Well, just as I suspected, the Israeli left is still irreparably broken and hopeless. The uncomfortable Labor-Hatnuah center-left electoral alliance known as “Zionist Camp” is flailing badly with a month to go in the Israeli campaign:
The Zionist Camp’s campaign is one of the most flawed and struggling ever seen in Israel. Not only did the joint campaign fail to win widespread support, it actually helped Netanyahu recover in the polls while causing enormous harm to [Isaac] Herzog’s chances of becoming Israel’s next prime minister. Furthermore, it has become clear that the rotation agreement, reached at the start of the campaign as a precondition for [Tzipi] Livni joining forces with Herzog, has caused Herzog tremendous damage.
(The rotation agreement is basically that Herzog of Labor would be prime minister for 2 years and then Livni of Hatnuah would be prime minister for 2 years after that.)
Livni, a former member of the conservative Likud Party before switching to various iterations of a centrist party, is still convinced (according to this article) that her natural appeal and constituency lies in appealing to the Israeli moderate right — whatever that is — instead of the fragmented left-leaning voters in the country, which is where the bulk of Labor’s support comes from.
As usual, this strategy of abandoning the left completely and trying to appeal to the center-right doesn’t really produce much success and tends to consolidate the conservative party or parties much father toward the right.
As that article above also notes, the centrist parties and the center-left “Zionist Camp” partnership have essentially just redistributed the votes on the left without actually gaining any “market share” so to speak from the right. This has serious consequences because any hypothetical leftist government was already going to need the support of a bunch of leftist parties to form a coalition, as I explored in my recent op-ed for The Globalist.
One scenario that might actually change things on both economic issues and the question of the Palestinian territories would be a nine-party coalition led by Herzog. The parties would be Labor (center-left), Hatnuah (centrist), Yesh Atid (center-left), Meretz (social democratic), a joint Arab/Communist list of four diverse parties, and Kulanu (centrist).
Weakening some of them could push one or two of those similarly-minded parties below the vote percentage threshold to receive any seats after the election, which makes it more likely that those seats will instead be awarded toward the small ultra-right-wing parties that would be the next-lowest vote-getters. Collectively, the Israeli right is already much more unified and condensed, as I also pointed out.

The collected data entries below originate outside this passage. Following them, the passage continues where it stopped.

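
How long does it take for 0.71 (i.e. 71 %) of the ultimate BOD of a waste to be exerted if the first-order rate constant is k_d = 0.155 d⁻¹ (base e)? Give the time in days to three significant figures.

t ≈ 7.99 d

y/L₀ = 1 − e^(−k_d t) = 0.71 ⇒ e^(−k_d t) = 0.290
t = −ln(0.290) / 0.155 = 1.238 / 0.155 = 7.986 d.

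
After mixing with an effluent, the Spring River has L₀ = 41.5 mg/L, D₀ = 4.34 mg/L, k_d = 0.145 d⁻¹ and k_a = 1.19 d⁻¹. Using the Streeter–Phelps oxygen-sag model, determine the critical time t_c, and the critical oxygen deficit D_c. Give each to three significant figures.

At the critical point dD/dt = 0, so k_d L₀ e^(−k_d t) = k_a D. Substituting D(t) from the Streeter–Phelps equation and solving for t gives
t_c = ln[(k_a/k_d)(1 − D₀(k_a−k_d)/(k_d L₀))] / (k_a−k_d).
Here k_a−k_d = 1.045 d⁻¹ and 1 − D₀(k_a−k_d)/(k_d L₀) = 1 − 4.34×1.045/(0.145×41.5) = 0.2463, so
t_c = ln(8.207 × 0.2463) / 1.045 = 0.7038 / 1.045 = 0.6735 d.
L(t_c) = L₀ e^(−k_d t_c) = 41.5 × 0.9070 = 37.64 mg/L, and at the critical point k_a D_c = k_d L, so D_c = (0.145/1.19) × 37.64 = 4.586 mg/L.

t_c ≈ 0.674 d; D_c ≈ 4.59 mg/L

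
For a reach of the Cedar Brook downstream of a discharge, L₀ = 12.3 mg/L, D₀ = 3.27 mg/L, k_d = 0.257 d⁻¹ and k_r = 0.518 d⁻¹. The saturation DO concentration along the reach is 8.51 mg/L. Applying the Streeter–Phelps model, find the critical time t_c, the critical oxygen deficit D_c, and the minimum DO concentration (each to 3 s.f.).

At the critical point dD/dt = 0, so k_d L₀ e^(−k_d t) = k_r D. Substituting D(t) from the Streeter–Phelps equation and solving for t gives
t_c = ln[(k_r/k_d)(1 − D₀(k_r−k_d)/(k_d L₀))] / (k_r−k_d).
Here k_r−k_d = 0.2610 d⁻¹ and 1 − D₀(k_r−k_d)/(k_d L₀) = 1 − 3.27×0.2610/(0.257×12.3) = 0.7300, so
t_c = ln(2.016 × 0.7300) / 0.2610 = 0.3862 / 0.2610 = 1.480 d.
D_c = (k_d/k_r) L₀ e^(−k_d t_c) = (0.257/0.518) × 12.3 × e^(−0.257×1.480) = 0.4961 × 12.3 × 0.6837 = 4.172 mg/L.
Minimum DO = C_s − D_c = 8.51 − 4.172 = 4.338 mg/L.

t_c ≈ 1.48 d; D_c ≈ 4.17 mg/L; min DO ≈ 4.34 mg/L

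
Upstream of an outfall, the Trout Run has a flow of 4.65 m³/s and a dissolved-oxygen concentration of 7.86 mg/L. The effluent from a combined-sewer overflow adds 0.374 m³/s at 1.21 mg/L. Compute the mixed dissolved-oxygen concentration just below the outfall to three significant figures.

Flow-weighted mixing: C = (Q_r C_r + Q_w C_w)/(Q_r + Q_w)
= (4.65×7.86 + 0.374×1.21)/(4.65 + 0.374) = 37.00/5.024 = 7.365 mg/L.

7.36 mg/L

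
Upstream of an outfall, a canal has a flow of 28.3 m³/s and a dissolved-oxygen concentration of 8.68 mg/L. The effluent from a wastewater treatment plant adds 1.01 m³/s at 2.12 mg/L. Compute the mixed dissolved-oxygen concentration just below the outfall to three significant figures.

8.45 mg/L

Flow-weighted mixing: C = (Q_r C_r + Q_w C_w)/(Q_r + Q_w)
= (28.3×8.68 + 1.01×2.12)/(28.3 + 1.01) = 247.8/29.31 = 8.454 mg/L.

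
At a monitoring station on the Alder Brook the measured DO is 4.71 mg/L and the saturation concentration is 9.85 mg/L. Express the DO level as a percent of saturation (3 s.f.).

47.8 % saturation

% saturation = C/C_s × 100 = 4.71/9.85 × 100 = 47.8 %.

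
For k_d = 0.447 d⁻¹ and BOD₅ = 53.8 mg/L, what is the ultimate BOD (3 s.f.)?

L₀ ≈ 60.2 mg/L

BOD₅ = L₀(1 − e^(−5k_d)) ⇒ L₀ = BOD₅ / (1 − e^(−5×0.447))
= 53.8 / (1 − 0.1070) = 53.8 / 0.8930 = 60.25 mg/L.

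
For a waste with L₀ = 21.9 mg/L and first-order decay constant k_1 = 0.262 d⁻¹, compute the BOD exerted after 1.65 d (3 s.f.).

y_t = L₀(1 − e^(−k_1 t)) = 21.9 × (1 − e^(−0.262×1.65))
= 21.9 × (1 − 0.6490) = 21.9 × 0.3510 = 7.687 mg/L.

y ≈ 7.69 mg/L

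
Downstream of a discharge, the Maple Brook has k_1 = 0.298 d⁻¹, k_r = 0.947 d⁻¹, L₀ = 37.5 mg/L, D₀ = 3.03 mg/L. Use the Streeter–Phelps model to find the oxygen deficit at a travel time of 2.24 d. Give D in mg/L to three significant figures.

D ≈ 7.13 mg/L

k_1 L₀/(k_r−k_1) = 0.298×37.5/(0.947−0.298) = 11.17/0.6490 = 17.22 mg/L.
e^(−k_1 t) = e^(−0.298×2.240) = 0.5130; e^(−k_r t) = e^(−0.947×2.240) = 0.1199.
D = 17.22 × (0.5130 − 0.1199) + 3.03 × 0.1199 = 6.769 + 0.3632 = 7.132 mg/L.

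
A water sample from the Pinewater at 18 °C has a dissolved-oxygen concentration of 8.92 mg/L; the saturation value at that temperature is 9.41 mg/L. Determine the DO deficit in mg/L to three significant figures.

D ≈ 0.490 mg/L

D = C_s − C = 9.41 − 8.92 = 0.490 mg/L.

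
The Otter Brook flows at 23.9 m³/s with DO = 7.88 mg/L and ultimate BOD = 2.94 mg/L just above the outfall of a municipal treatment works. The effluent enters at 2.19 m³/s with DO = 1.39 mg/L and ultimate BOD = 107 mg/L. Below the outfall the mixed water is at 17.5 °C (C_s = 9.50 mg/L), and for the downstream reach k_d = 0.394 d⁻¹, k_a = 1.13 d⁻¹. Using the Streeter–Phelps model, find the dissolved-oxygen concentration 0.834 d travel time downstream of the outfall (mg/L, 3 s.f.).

DO ≈ 6.59 mg/L

Mixed DO = (23.9×7.88 + 2.19×1.39)/(23.9+2.19) = 191.4/26.09 = 7.335 mg/L.
Mixed L₀ = (23.9×2.94 + 2.19×107)/(26.09) = 304.6/26.09 = 11.67 mg/L.
Initial deficit D₀ = C_s − DO₀ = 9.50 − 7.335 = 2.165 mg/L.
D(0.834) = [0.394×11.67/(1.13−0.394)](e^(−0.394×0.834) − e^(−1.13×0.834)) + 2.165 e^(−1.13×0.834)
= 6.250 × (0.7199 − 0.3897) + 2.165 × 0.3897 = 2.908 mg/L.
DO = 9.50 − 2.908 = 6.592 mg/L.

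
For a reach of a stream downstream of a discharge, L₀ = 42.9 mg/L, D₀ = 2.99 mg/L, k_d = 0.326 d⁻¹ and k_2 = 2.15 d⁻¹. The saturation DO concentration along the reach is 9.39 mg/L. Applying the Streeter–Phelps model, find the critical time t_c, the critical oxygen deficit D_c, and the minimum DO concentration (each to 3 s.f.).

t_c ≈ 0.763 d; D_c ≈ 5.07 mg/L; min DO ≈ 4.32 mg/L

t_c = [1/(k_2−k_d)] ln[(k_2/k_d)(1 − D₀(k_2−k_d)/(k_d L₀))]
= [1/(2.15−0.326)] ln[(2.15/0.326)(1 − 2.99×1.824/(0.326×42.9))]
= (1/1.824) ln[6.595 × 0.6100] = 0.5482 × ln(4.023) = 0.5482 × 1.392 = 0.7632 d.
D_c = (k_d/k_2) L₀ e^(−k_d t_c) = (0.326/2.15) × 42.9 × e^(−0.326×0.7632) = 0.1516 × 42.9 × 0.7797 = 5.072 mg/L.
Minimum DO = C_s − D_c = 9.39 − 5.072 = 4.318 mg/L.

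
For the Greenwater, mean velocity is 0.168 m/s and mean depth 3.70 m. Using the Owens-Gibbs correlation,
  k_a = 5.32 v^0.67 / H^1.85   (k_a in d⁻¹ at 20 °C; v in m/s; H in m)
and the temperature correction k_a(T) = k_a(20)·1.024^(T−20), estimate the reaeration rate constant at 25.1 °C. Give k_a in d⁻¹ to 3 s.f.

k_a(20) = 5.32 × 0.168^0.67 / 3.70^1.85 = 5.32 × 0.3027 / 11.25 = 0.1431 d⁻¹.
k_a(25.1) = 0.1431 × 1.024^(25.1−20) = 0.1431 × 1.129 = 0.1615 d⁻¹.

k_a ≈ 0.162 d⁻¹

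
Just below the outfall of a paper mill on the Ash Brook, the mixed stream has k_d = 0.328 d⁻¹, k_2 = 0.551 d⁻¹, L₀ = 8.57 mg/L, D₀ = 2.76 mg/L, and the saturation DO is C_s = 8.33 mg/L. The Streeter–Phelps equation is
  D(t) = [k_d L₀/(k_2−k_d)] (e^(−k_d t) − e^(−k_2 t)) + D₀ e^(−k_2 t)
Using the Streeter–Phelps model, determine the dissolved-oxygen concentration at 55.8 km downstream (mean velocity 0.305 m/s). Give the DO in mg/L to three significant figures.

Travel time t = x/v = 55.8 km / (0.305 m/s) = 55800 m / 0.305 m/s = 183000 s = 2.117 d.
k_d L₀/(k_2−k_d) = 0.328×8.57/(0.551−0.328) = 2.811/0.2230 = 12.61 mg/L.
e^(−k_d t) = e^(−0.328×2.117) = 0.4993; e^(−k_2 t) = e^(−0.551×2.117) = 0.3114.
D = 12.61 × (0.4993 − 0.3114) + 2.76 × 0.3114 = 2.369 + 0.8594 = 3.228 mg/L.
DO = C_s − D = 8.33 − 3.228 = 5.102 mg/L.

DO ≈ 5.10 mg/L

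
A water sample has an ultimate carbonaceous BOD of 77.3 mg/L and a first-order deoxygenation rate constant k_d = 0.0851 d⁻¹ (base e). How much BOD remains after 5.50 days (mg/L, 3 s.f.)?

L_t = L₀ e^(−k_d t) = 77.3 × e^(−0.0851×5.50) = 77.3 × 0.6262 = 48.41 mg/L.

L ≈ 48.4 mg/L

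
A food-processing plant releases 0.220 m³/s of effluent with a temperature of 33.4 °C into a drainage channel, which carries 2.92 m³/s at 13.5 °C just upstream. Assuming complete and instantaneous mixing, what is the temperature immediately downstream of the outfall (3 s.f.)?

Flow-weighted mixing: C = (Q_r C_r + Q_w C_w)/(Q_r + Q_w)
= (2.92×13.5 + 0.220×33.4)/(2.92 + 0.220) = 46.77/3.140 = 14.89 °C.

14.9 °C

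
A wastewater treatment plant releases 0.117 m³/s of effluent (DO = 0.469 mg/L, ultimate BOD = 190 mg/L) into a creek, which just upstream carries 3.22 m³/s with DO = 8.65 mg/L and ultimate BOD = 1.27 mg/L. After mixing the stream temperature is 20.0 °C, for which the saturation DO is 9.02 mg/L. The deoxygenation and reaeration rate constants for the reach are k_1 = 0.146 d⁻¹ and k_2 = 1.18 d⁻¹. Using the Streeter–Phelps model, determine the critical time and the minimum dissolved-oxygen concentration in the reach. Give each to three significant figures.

t_c ≈ 1.16 d; minimum DO ≈ 8.20 mg/L

Mixed DO = (3.22×8.65 + 0.117×0.469)/(3.22+0.117) = 27.91/3.337 = 8.363 mg/L.
Mixed L₀ = (3.22×1.27 + 0.117×190)/(3.337) = 26.32/3.337 = 7.887 mg/L.
Initial deficit D₀ = C_s − DO₀ = 9.02 − 8.363 = 0.6568 mg/L.
t_c = (1/1.034) ln[(1.18/0.146)(1 − 0.6568×1.034/(0.146×7.887))] = 0.9671 × ln(3.315) = 1.159 d.
D_c = (0.146/1.18) × 7.887 × e^(−0.146×1.159) = 0.1237 × 7.887 × 0.8443 = 0.8239 mg/L.
Minimum DO = 9.02 − 0.8239 = 8.196 mg/L.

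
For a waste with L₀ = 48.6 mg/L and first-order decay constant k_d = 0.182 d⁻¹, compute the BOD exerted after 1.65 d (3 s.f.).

y ≈ 12.6 mg/L

y_t = L₀(1 − e^(−k_d t)) = 48.6 × (1 − e^(−0.182×1.65))
= 48.6 × (1 − 0.7406) = 48.6 × 0.2594 = 12.61 mg/L.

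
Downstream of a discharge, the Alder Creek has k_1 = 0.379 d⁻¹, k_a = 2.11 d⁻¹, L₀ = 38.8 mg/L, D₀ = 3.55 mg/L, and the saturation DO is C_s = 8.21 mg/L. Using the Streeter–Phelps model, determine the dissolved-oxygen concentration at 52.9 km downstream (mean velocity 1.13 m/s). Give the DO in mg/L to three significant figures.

Travel time t = x/v = 52.9 km / (1.13 m/s) = 52900 m / 1.13 m/s = 46810 s = 0.5418 d.
k_1 L₀/(k_a−k_1) = 0.379×38.8/(2.11−0.379) = 14.71/1.731 = 8.495 mg/L.
e^(−k_1 t) = e^(−0.379×0.5418) = 0.8144; e^(−k_a t) = e^(−2.11×0.5418) = 0.3188.
D = 8.495 × (0.8144 − 0.3188) + 3.55 × 0.3188 = 4.210 + 1.132 = 5.342 mg/L.
DO = C_s − D = 8.21 − 5.342 = 2.868 mg/L.

DO ≈ 2.87 mg/L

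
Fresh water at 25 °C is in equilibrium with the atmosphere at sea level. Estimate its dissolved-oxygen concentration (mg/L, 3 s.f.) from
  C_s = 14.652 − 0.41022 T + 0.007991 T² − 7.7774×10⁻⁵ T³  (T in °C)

C_s ≈ 8.18 mg/L

C_s = 14.652 − 0.41022×25 + 0.007991×25² − 7.7774×10⁻⁵×25³ = 8.176 mg/L.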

Another plausible outcome would be a six- to seven-party coalition headed by Mr. Netanyahu’s Likud and made up entirely of parties that oppose halting settlement construction and/or the entire peace process. This would likely be more stable, as there is somewhat less disagreement on fundamentals and details alike.
Indeed, in sharp contrast with the near lockstep between the right-wing parties on big issues, all the public bickering inside “Zionist Camp” has undermined any confidence that the two tent-pole parties of any left-leaning coalition could actually work together with each other, let alone with a half dozen or more coalition partners from other left-leaning parties.
We’re now heading, as I expected, either toward
- a highly unstable and internally jumbled coalition of Labor/Hatnuah and a bunch of small but very right-wing parties that oppose everything Herzog claims to stand for, or
- a new Netanyahu government that is more decisively right-wing, religious, and ethnocentric than ever before in Israeli history
To be clear: in the latter scenario, Israel’s coalition government would be led by an ever more conservative Likud party and filled with a number of parties so extreme that if they were running for office in Europe and winning seats we would all be wringing our hands like we do with UKIP, Front National, Swedish Democrats, et al.
Israel’s election is likely to be a bitter disappointment for Washington, but not an unpredictable one for anyone who has taken the time to understand the Israeli election system and pays attention to the fractious developments in its domestic politics since 2005. This should not in any way surprise American officials and pundits.
The latter of the two increasingly likely outcomes, I argued last week…
…would demonstrate the paralysis of the Israeli left (and isolation of the Israeli Arab population) against the rise of politicized Orthodox Judaism and immigrant-turned-settler politics.
And those trends are nothing new. This would merely confirm all of that.